Mehmet Şimşek için papatya falı
Cumhurbaşkanı Erdoğan, memura zam verip emekliye verilmemesine "olacak şey mi" diye çıkıştığında şöyle okunuyor:
Demek ki Mehmet Şimşek'e kızdı, suyu çabuk ısınıyor, rasyonel ve kurallı yönetime dönüş parantezi 2 buçuk ayda kapanacak, reklam arasıymış, kısa sürdü, popülizme kaldığı yerden devam edilecek...

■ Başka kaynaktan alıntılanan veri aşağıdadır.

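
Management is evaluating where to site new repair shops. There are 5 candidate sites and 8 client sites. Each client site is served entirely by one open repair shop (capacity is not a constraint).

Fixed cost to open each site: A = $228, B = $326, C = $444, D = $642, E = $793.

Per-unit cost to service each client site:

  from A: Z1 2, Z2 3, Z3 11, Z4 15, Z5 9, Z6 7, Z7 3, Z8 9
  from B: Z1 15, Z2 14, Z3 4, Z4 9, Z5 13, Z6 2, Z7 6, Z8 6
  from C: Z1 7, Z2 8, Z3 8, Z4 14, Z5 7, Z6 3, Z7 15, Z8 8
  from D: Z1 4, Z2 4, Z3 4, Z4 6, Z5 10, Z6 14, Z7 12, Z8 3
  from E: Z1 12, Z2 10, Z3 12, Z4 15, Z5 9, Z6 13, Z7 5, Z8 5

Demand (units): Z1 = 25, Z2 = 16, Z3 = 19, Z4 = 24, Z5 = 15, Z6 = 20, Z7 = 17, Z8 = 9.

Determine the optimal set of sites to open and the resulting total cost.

For any fixed open set, each client site goes to its cheapest open site; total = fixed + service.
{A, B}: Z1→A 2·25=50, Z2→A 3·16=48, Z3→B 4·19=76, Z4→B 9·24=216, Z5→A 9·15=135, Z6→B 2·20=40, Z7→A 3·17=51, Z8→B 6·9=54. Service 670; fixed 554; total 1224.
{A}: Z1→A 2·25=50, Z2→A 3·16=48, Z3→A 11·19=209, Z4→A 15·24=360, Z5→A 9·15=135, Z6→A 7·20=140, Z7→A 3·17=51, Z8→A 9·9=81. Service 1074; fixed 228; total 1302.
{A, D}: service 671 + fixed 870 = 1541
{A, B, C, D, E}: service 541 + fixed 2433 = 2974
No other subset beats 1224.

Open A and B; minimum total cost 1224.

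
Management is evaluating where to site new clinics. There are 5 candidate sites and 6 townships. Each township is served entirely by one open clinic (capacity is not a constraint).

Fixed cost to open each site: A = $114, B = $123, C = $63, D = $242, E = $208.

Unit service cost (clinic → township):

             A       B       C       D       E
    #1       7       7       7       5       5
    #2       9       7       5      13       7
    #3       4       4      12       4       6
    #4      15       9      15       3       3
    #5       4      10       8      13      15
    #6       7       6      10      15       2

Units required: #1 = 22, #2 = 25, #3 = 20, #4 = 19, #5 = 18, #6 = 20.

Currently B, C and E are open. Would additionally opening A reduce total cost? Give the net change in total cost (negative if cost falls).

Current service cost with {B, C, E}: 556.
Adding A: each township re-picks its cheapest; new service cost 484, saving 72.
Extra fixed cost: 114. Net change = 114 − 72 = 42.
(Totals: 950 → 992.)

No — net change +42 (cost rises by 42).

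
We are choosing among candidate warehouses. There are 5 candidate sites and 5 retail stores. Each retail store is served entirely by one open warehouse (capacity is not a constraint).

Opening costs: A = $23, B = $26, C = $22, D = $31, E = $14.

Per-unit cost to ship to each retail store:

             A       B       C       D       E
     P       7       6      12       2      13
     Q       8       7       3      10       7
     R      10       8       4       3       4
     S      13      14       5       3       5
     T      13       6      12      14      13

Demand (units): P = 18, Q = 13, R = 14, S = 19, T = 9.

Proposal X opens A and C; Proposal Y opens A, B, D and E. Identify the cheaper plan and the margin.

Proposal Y is cheaper by 95.

Proposal X: {A, C}: P→A 7·18=126, Q→C 3·13=39, R→C 4·14=56, S→C 5·19=95, T→C 12·9=108. Service 424; fixed 45; total 469.
Proposal Y: {A, B, D, E}: P→D 2·18=36, Q→B 7·13=91, R→D 3·14=42, S→D 3·19=57, T→B 6·9=54. Service 280; fixed 94; total 374.
Difference: |469 − 374| = 95.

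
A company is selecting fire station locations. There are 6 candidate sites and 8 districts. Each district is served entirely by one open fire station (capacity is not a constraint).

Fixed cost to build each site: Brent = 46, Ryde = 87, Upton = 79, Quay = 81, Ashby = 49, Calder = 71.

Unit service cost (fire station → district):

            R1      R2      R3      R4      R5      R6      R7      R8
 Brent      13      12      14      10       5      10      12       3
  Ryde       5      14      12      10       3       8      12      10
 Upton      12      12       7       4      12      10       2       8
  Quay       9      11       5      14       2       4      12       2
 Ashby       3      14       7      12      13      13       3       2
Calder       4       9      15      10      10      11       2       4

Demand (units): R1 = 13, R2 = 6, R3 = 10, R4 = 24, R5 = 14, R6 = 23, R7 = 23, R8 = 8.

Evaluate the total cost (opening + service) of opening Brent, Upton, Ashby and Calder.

Each district is assigned to its cheapest site among the open ones.
{Brent, Upton, Ashby, Calder}: R1→Ashby 3·13=39, R2→Calder 9·6=54, R3→Upton 7·10=70, R4→Upton 4·24=96, R5→Brent 5·14=70, R6→Brent 10·23=230, R7→Upton 2·23=46, R8→Ashby 2·8=16. Service 621; fixed 245; total 866.

Total cost: 866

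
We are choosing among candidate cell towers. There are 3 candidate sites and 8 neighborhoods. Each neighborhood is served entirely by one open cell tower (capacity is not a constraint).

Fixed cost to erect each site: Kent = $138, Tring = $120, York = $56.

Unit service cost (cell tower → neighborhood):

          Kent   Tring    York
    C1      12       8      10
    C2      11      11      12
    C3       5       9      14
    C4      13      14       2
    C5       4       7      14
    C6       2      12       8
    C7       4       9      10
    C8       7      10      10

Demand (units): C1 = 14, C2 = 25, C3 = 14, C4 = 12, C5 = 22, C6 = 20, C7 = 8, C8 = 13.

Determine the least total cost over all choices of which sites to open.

For any fixed open set, each neighborhood goes to its cheapest open site; total = fixed + service.
{Kent, York}: C1→York 10·14=140, C2→Kent 11·25=275, C3→Kent 5·14=70, C4→York 2·12=24, C5→Kent 4·22=88, C6→Kent 2·20=40, C7→Kent 4·8=32, C8→Kent 7·13=91. Service 760; fixed 194; total 954.
{Kent, Tring, York}: service 732 + fixed 314 = 1046
{Kent}: service 920 + fixed 138 = 1058
{York}: service 1338 + fixed 56 = 1394
No other subset beats 954.

Minimum total cost: 954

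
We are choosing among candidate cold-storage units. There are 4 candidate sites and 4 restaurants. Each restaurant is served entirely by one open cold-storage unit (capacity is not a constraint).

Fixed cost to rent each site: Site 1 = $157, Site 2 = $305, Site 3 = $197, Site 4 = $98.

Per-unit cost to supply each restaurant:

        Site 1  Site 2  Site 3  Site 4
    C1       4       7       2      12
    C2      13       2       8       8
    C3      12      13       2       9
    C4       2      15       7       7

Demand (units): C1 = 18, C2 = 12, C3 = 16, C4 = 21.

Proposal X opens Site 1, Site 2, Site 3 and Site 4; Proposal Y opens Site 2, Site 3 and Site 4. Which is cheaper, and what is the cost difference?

Proposal Y is cheaper by 52.

Proposal X: {Site 1, Site 2, Site 3, Site 4}: C1→Site 3 2·18=36, C2→Site 2 2·12=24, C3→Site 3 2·16=32, C4→Site 1 2·21=42. Service 134; fixed 757; total 891.
Proposal Y: {Site 2, Site 3, Site 4}: C1→Site 3 2·18=36, C2→Site 2 2·12=24, C3→Site 3 2·16=32, C4→Site 3 7·21=147. Service 239; fixed 600; total 839.
Difference: |891 − 839| = 52.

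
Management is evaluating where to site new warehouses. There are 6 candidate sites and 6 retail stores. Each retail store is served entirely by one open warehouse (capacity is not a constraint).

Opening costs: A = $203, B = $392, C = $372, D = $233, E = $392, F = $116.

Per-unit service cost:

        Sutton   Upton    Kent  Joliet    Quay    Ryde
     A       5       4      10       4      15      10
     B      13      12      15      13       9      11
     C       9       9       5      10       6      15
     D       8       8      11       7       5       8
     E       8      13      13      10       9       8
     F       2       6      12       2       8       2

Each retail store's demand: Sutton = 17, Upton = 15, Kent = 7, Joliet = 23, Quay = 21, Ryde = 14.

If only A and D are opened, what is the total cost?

Total cost: 960

Each retail store is assigned to its cheapest site among the open ones.
{A, D}: Sutton→A 5·17=85, Upton→A 4·15=60, Kent→A 10·7=70, Joliet→A 4·23=92, Quay→D 5·21=105, Ryde→D 8·14=112. Service 524; fixed 436; total 960.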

Merkez Bankası, faizi 7 buçuk puan artışla bir vuruşta yüzde 25'e çıkardığındaysa okuma şu:
Demek ki ciddiler, popülizm denizi bitti, Mehmet Şimşek öncesine dönülmüyor, parantez kapanmadı, reklam arası değilmiş, irrasyonel ve kuralsız yönetime geri dönüş olmayacak.
Faizi indirmek de çıkarmak da, emekliye zam vermek de vermemek de Erdoğan'a rağmen mümkün sanırsınız.
Papatya falıyla ömür biçmek gibi. Mehmet Şimşek, Hazine ve Maliye Bakanlığında; Hafize Gaye Erkan'la ekibi de Merkez Bankasında kalacak mı, gidecek mi?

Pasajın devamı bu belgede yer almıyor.